TULSA, Okla. (May 13, 2016) - On May 12, the Environmental Protection Agency (EPA) announced three final rules to regulate methane emissions from the oil and natural gas sector. The rules are Clean Air Act New Source Performance Standards, a source determination rule, and a final federal implementation plan for New Source Review on Native American lands. In addition to the three final rules, EPA issued a draft two-part information collection request (ICR) for methane data from existing oil and gas operations, which is the first step toward regulating methane emissions from existing sources.
“While we are appreciative of EPA’s efforts to work with us in a collaborative manner to refine the final rules for new and modified sources, we remain deeply concerned with EPA’s ICR for existing sources,” said GPA Midstream Association President and CEO Mark Sutton. “The natural gas industry has done an admirable job voluntarily reducing methane emissions, but EPA seems committed to placing a hard target on the back of the natural gas industry. GPA Midstream will continue to work with EPA to ensure that these methane rules are reasonable for our industry.”

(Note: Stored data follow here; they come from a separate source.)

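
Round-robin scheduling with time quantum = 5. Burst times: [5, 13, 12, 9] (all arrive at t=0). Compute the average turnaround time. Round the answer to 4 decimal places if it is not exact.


Time quantum = 5
Execution trace:
  J1 runs 5 units, time = 5
  J2 runs 5 units, time = 10
  J3 runs 5 units, time = 15
  J4 runs 5 units, time = 20
  J2 runs 5 units, time = 25
  J3 runs 5 units, time = 30
  J4 runs 4 units, time = 34
  J2 runs 3 units, time = 37
  J3 runs 2 units, time = 39
Finish times: [5, 37, 39, 34]
Average turnaround = 115/4 = 28.75

28.75


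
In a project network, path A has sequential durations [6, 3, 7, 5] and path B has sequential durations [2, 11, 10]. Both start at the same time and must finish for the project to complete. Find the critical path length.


Path A total = 6 + 3 + 7 + 5 = 21
Path B total = 2 + 11 + 10 = 23
Critical path = longest path = max(21, 23) = 23

23


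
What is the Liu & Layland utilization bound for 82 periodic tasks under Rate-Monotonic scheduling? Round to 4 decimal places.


Compute 2^(1/82) = 1.0084888420
Subtract 1: 1.0084888420 - 1 = 0.0084888420
Multiply by n: 82 * 0.0084888420 = 0.6960850440
Round to 4 dp: 0.6961

0.6961


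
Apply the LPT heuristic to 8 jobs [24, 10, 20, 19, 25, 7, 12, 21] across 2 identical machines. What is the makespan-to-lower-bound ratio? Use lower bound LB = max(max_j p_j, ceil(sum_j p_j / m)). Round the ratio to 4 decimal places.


LPT order: [25, 24, 21, 20, 19, 12, 10, 7]
Machine loads after assignment: [71, 67]
LPT makespan = 71
Lower bound = max(max_job, ceil(total/2)) = max(25, 69) = 69
Ratio = 71 / 69 = 1.029

1.029


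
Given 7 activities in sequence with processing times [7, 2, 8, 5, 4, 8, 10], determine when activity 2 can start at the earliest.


Activity 2 starts after activities 1 through 1 complete.
Predecessor durations: [7]
ES = 7 = 7

7


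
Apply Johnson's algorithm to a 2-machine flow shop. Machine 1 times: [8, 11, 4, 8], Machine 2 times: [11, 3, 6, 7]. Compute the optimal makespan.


Apply Johnson's rule:
  Group 1 (a <= b): [(3, 4, 6), (1, 8, 11)]
  Group 2 (a > b): [(4, 8, 7), (2, 11, 3)]
Optimal job order: [3, 1, 4, 2]
Schedule:
  Job 3: M1 done at 4, M2 done at 10
  Job 1: M1 done at 12, M2 done at 23
  Job 4: M1 done at 20, M2 done at 30
  Job 2: M1 done at 31, M2 done at 34
Makespan = 34

34


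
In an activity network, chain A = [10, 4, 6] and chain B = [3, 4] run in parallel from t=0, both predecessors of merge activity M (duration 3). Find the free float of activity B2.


ES(B2) = sum of predecessors on chain B = 3
EF(B2) = ES + duration = 3 + 4 = 7
Successor of B2 is M. ES(M) = max(sum(A), sum(B)) = max(20, 7) = 20
Free float = ES(successor) - EF(current) = 20 - 7 = 13

13


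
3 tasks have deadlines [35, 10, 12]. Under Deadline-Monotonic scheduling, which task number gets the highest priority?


Sort tasks by relative deadline (ascending):
  Task 2: deadline = 10
  Task 3: deadline = 12
  Task 1: deadline = 35
Priority order (highest first): [2, 3, 1]
Highest priority task = 2

2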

Founded in 1921, the GPA Midstream Association is a trade organization with nearly 100 corporate members of all sizes engaged in the gathering and processing of natural gas, commonly referred to as “midstream activities” in the energy sector. Natural gas is one of the world’s primary energy sources and much of it must be purified, or "processed," to meet quality standards and regulations and to make useful everyday products for homes, factories and businesses. Gas processing includes the removal of impurities from the raw natural gas stream produced at the wellhead, as well as the extraction for sale of natural gas liquid products (NGLs) such as ethane, propane, butane and natural gasoline. GPA Midstream members account for more than 90 percent of NGLs produced in the United States from natural gas processing. GPA Midstream members also operate hundreds of thousands of miles of domestic gas gathering pipelines, in addition to pipelines involved with storing, transporting and marketing natural gas and NGLs.